Carriebel Beatrice Cole Plummer (August 1892 – after 1963) was an American educator, dancer, and clubwoman, based in Chicago. She was active in many Black organizations in Chicago, including the Urban League, Alpha Phi Alpha (her husband's fraternity), and the National Medical Association, and she held national office in her sorority, Sigma Gamma Rho.

==Early life and education==
Cole was born in Athens, Georgia, and raised in New York City, the daughter of Robert Allen Cole Sr. and Isabella (Belle) Thomas Weldon Cole. Her older brother Bob Cole was a comic actor, composer, and songwriter, and her older sister Dora Cole Norman was a writer, educator, and clubwoman. Plummer studied dance education at Columbia University, and earned a bachelor's degree at Roosevelt University in 1945.

==Career==
Plummer and her sister Dora were members of the New York Girls, an all-Black women's basketball team based in Harlem.

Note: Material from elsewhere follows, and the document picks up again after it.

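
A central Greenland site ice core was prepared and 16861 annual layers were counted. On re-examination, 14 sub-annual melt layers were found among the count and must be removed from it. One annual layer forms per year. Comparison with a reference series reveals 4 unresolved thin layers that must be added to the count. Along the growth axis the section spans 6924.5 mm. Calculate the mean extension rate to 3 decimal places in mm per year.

0.411 mm per year

After corrections the count is 16861 − 14 + 4 = 16851 annual layers.
Extension rate ≈ 6924.5 / 16851 = 0.411 mm per year.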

She also taught dance and performed as a dancer.

Plummer wrote two ballets and was teaching physical education in Washington, D.C. schools when she married in 1920. She moved to Chicago, where her only child was born in 1924. She continued teaching dance classes. In 1921, she created a dance that was performed at the Hampton Institute Summer School. Plummer wrote a playlet that was performed at a large social event in 1927, with her brother Bob as one of the performers. She hosted a children's radio program in 1929, presenting young musicians and readers to the Chicago-area audience.

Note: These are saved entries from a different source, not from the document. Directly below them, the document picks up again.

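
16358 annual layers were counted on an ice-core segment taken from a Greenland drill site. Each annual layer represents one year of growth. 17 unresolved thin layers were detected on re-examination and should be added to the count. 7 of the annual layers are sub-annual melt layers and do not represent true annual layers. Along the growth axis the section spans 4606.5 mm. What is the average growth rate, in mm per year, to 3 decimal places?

0.281 mm per year

Correcting the raw count gives 16358 − 7 + 17 = 16368 true annual layers.
4606.5 mm over 16368 years gives 4606.5 / 16368 ≈ 0.281 mm per year.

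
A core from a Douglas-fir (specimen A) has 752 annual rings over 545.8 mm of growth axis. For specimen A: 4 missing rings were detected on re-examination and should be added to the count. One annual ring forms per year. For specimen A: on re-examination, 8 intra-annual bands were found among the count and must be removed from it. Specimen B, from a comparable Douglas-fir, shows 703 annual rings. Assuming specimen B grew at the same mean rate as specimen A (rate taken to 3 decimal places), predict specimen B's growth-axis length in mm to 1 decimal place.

513.2 mm

Specimen A: after corrections the count is 752 − 8 + 4 = 748 annual rings.
A: Mean rate = 545.8 mm / 748 years ≈ 0.730 mm per year.
B's length ≈ 0.730 × 703 = 513.2 mm.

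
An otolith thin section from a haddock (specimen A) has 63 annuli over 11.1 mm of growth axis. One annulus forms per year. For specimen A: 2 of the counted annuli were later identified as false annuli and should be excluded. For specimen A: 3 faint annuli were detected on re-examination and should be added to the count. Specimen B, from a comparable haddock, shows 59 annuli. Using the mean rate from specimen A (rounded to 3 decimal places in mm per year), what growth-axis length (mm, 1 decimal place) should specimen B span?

Specimen A: after corrections the count is 63 − 2 + 3 = 64 annuli.
A: Mean rate = 11.1 mm / 64 years ≈ 0.173 mm/year.
For B, 0.173 mm/year × 59 years = 10.2 mm.

10.2 mm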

Plummer was active with the Sigma Gamma Rho sorority, as grand archivist of the national organization, and associate editor of its publication, Aurora. She was program chair of the Chicago chapter of the National Urban League. She was active in the women's auxiliary of the National Medical Association, and In the 1950s, she did publicity for the Chicago women's auxiliary of Alpha Phi Alpha.

==Personal life==
Cole married dermatologist Frank Victor Plummer in 1920; Adam Clayton Powell Sr. officiated at their wedding ceremony. Their only child was cancer researcher and university president Jewel Plummer Cobb. Her husband died in 1964. Her grandson Roy Jonathan Cobb was a radiologist, and husband of actress Suzzanne Douglas.